Carl Bernstein should have known that cheating on Nora Ephron would earn him infamy on the page. Ephron’s parents were Hollywood screenwriters; “everything is copy” was a family creed. Oh, but how angry he was when Ephron’s first and only novel, Heartburn, became a giant bestseller! (So angry, in fact, that he demanded oversight on the subsequent screenplay.) Yet the last laugh is Ephron’s, as was her won’t. Heartburn made her rich, but it also did much more: it made her the hero of the story, “rather than the victim of a joke.”
Dorothy Parker: Wit Is Timeless
Famed for the kind of aphorisms that in the 1920s were passed around like truffles at cocktail parties (i.e. “Brevity is the soul of lingerie”), Parker moved to Hollywood for a screenwriting job. Upon arrival, she quickly developed a taste for Communism and gin. Both, sadly, curdled her sense of humor, though not enough to entirely rot her charms. When the FBI stopped by her house in 1951, she apparently told them: “Listen, I can’t even get my dog to stay down. Do I look to you like someone who could overthrow the government?”
Susan Sontag: Fame Isn’t Worth Chasing
Thanks to her 1964 essay “Notes on Camp,” Sontag became one of the 1960s literary It girls. But creating and maintaining an image comes at a cost, and Sontag was ambivalent about her status as a celebrity, as only those who have it can be. “It follows you around mercilessly,” she told an interviewer, “awkward, useless, essentially unrelated to the self.”
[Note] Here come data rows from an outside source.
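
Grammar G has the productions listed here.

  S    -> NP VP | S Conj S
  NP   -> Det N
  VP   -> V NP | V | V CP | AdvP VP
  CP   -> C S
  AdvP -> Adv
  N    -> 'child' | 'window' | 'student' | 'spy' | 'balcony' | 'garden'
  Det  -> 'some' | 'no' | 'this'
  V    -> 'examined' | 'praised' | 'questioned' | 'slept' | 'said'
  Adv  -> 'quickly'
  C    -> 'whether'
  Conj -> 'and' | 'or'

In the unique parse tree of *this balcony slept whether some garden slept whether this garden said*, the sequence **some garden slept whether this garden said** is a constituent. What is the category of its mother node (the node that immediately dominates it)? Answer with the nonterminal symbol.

CP

S
  NP
    Det: this
    N: balcony
  VP
    V: slept
    CP
      C: whether
      S
        NP
          Det: some
          N: garden
        VP
          V: slept
          CP
            C: whether
            S
              NP
                Det: this
                N: garden
              VP
                V: said
The span 'some garden slept whether this garden said' is the S node built by S → NP VP.
Its mother is the CP built by CP → C S.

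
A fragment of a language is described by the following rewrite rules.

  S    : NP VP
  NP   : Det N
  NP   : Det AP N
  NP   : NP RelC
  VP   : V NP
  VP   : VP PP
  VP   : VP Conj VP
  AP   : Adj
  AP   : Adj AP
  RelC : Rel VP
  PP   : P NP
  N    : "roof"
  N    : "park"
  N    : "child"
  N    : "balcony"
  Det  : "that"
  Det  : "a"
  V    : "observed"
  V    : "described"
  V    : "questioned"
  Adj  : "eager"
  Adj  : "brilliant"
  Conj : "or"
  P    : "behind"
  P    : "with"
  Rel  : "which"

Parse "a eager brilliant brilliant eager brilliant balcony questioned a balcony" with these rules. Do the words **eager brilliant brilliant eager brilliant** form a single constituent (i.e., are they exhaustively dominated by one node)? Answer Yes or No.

[S [NP [Det a] [AP [Adj eager] [AP [Adj brilliant] [AP [Adj brilliant] [AP [Adj eager] [AP [Adj brilliant]]]]]] [N balcony]] [VP [V questioned] [NP [Det a] [N balcony]]]]
The words 'eager brilliant brilliant eager brilliant' are exhaustively dominated by a single AP node (built by AP → Adj AP), so they form a constituent.

Yes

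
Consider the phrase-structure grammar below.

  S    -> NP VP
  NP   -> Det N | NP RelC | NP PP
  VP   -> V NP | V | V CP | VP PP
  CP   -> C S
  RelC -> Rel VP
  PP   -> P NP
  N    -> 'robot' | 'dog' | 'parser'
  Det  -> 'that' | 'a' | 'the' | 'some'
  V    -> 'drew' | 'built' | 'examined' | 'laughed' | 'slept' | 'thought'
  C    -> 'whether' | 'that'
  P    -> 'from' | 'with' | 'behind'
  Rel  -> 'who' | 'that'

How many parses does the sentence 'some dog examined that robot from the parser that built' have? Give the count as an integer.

Two of the 3 distinct bracketings:
[S [NP [Det some] [N dog]] [VP [V examined] [NP [NP [NP [Det that] [N robot]] [PP [P from] [NP [Det the] [N parser]]]] [RelC [Rel that] [VP [V built]]]]]]
[S [NP [Det some] [N dog]] [VP [V examined] [NP [NP [Det that] [N robot]] [PP [P from] [NP [NP [Det the] [N parser]] [RelC [Rel that] [VP [V built]]]]]]]]
The trees differ in how a recursive rule is bracketed over the same span.

3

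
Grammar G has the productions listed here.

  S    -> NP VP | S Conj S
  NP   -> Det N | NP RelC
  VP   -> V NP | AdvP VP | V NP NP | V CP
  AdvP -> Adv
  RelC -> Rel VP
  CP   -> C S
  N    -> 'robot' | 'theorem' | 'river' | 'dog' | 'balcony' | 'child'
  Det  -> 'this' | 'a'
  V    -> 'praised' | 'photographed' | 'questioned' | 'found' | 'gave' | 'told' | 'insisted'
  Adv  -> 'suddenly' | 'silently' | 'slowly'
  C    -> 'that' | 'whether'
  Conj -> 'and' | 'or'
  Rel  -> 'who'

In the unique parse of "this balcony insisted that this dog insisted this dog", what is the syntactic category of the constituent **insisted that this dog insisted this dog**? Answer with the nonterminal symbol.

VP

[S [NP [Det this] [N balcony]] [VP [V insisted] [CP [C that] [S [NP [Det this] [N dog]] [VP [V insisted] [NP [Det this] [N dog]]]]]]]
The span 'insisted that this dog insisted this dog' is the VP node built by VP → V CP.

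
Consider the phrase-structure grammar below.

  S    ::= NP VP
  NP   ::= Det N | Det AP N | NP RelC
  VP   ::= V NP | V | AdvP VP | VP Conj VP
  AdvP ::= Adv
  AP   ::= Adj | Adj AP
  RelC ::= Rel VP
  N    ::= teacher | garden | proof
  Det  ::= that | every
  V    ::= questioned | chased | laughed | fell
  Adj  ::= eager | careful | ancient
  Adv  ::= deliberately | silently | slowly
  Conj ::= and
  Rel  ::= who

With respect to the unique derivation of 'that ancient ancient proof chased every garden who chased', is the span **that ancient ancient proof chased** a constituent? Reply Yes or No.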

Rebecca West: The Quickest Way to a Man’s Heart Is Through an Intellectual Challenge
Even before West had established her reputation as one of Britain’s preeminent journalists and critics, she had few reservations about rattling the literary establishment. In a 1912 review, the young West called the already-lionized H.G. Wells “the Old Maid among novelists”; Wells, in lieu of pouting, invited West to tea. Soon the two embarked on an affair that would produce both a son and soap-operatic drama, the latter of which ended only when West tired of Wells’s ego and took off for America.
Pauline Kael: Fun Is a Value
Kael (pictured fourth from right with fellow jurors at the Cannes Film Festival) became a household name in 1965 with her bestselling collection of film reviews titled I Lost It at the Movies. She prided herself on eclecticism, exuberance, and running afoul of both highbrow and lowbrow consensus. In one of her most famous essays, “Trash, Art, and the Movies,” she argues in favor of pleasure over aesthetics, eroticism over hermeneutics: “Why should pleasure need justification?”